The first thing that must be mentioned is the cover by Paula Snyder. Its minimalistic aesthetic is both an inspired stylistic choice and a good indication of the tone of the writing to follow.
LampLight is a venue for dark fiction of all sorts, horror being only a part of the mix. Literary fiction has a significant presence as well. You’ll also find Lovecraftian weird tales, near-future sci-fi, dark fantasy, detective stories, even some brief humor pieces. As varied as genre is, most of the stories are of the subtle variety. This is the kind of fiction that intends to unsettle as opposed to horrify, and it does so slowly and deliberately.
Loss, guilt, and grief are prominent things explored in the stories. There’s the ever-present fear of death, but more often it’s the thoughts and feelings on the periphery of that great equalizer that will set up camp in the reader’s mind.
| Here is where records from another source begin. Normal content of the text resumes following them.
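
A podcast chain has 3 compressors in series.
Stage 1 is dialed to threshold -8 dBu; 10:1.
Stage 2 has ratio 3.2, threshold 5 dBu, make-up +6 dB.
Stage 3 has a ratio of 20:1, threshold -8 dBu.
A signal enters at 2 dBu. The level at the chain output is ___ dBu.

Stage 1: overshoot 10 dB → 10/10 = 1 dB → -7 dBu.
Stage 2: -7 dBu is at or below the 5 dBu threshold — no compression; make-up brings it to -1 dBu.
Stage 3: 7 dB above -8 dBu, reduced 20:1 to 0.35 dB above → -7.65 dBu.

-7.65 dBu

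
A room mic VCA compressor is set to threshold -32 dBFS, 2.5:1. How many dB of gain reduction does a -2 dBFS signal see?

18 dB

The signal is 30 dB above threshold.
At 2.5:1, output sits 30/2.5 = 12 dB above threshold.
So the signal is attenuated by 30 − 12 = 18 dB.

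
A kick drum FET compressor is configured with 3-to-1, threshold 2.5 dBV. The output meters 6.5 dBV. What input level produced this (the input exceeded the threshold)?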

Death itself isn’t the main subject here so much as the state of mind of those causing it or those left behind. Much of the writing exudes a feeling of melancholy, if not outright sorrow.
The organization of the book differs from that of the original publications, and it’s clear that as much care was taken with this as with every other aspect. Each story flows naturally into the next, whether because of common themes or minor details. Some are reprints of genre classics or obscurities. These older tales rest comfortably with the original content. The cumulative effect is a well-balanced look at old-fashioned dark fiction, both bygone and contemporary.
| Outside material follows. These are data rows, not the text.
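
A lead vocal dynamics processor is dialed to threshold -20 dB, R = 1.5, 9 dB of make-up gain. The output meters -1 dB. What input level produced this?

-5 dB

Remove make-up: -1 − 9 = -10 dB.
That's 10 dB above the -20 dB threshold.
Before 1.5:1 compression the overshoot was 10 × 1.5 = 15 dB, so input = -20 + 15 = -5 dB.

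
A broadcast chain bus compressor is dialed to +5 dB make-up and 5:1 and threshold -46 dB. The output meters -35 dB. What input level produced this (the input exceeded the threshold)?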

Although the stories make up the bulk of the book, there are also insightful author interviews (conducted by Jeff Heimbuch), and an informative column by J.F. Gonzalez devoted to the history of the horror genre. The interviews are well done and the column covers a lot of ground, from reprint anthologies, to the birth of horror magazines, to the centuries-long rise of the genre.
LampLight’s first year has proven to be an impressive and auspicious one. This first anthology is a great introduction. It’s a perfect literary fit for anyone looking for dread in a low key.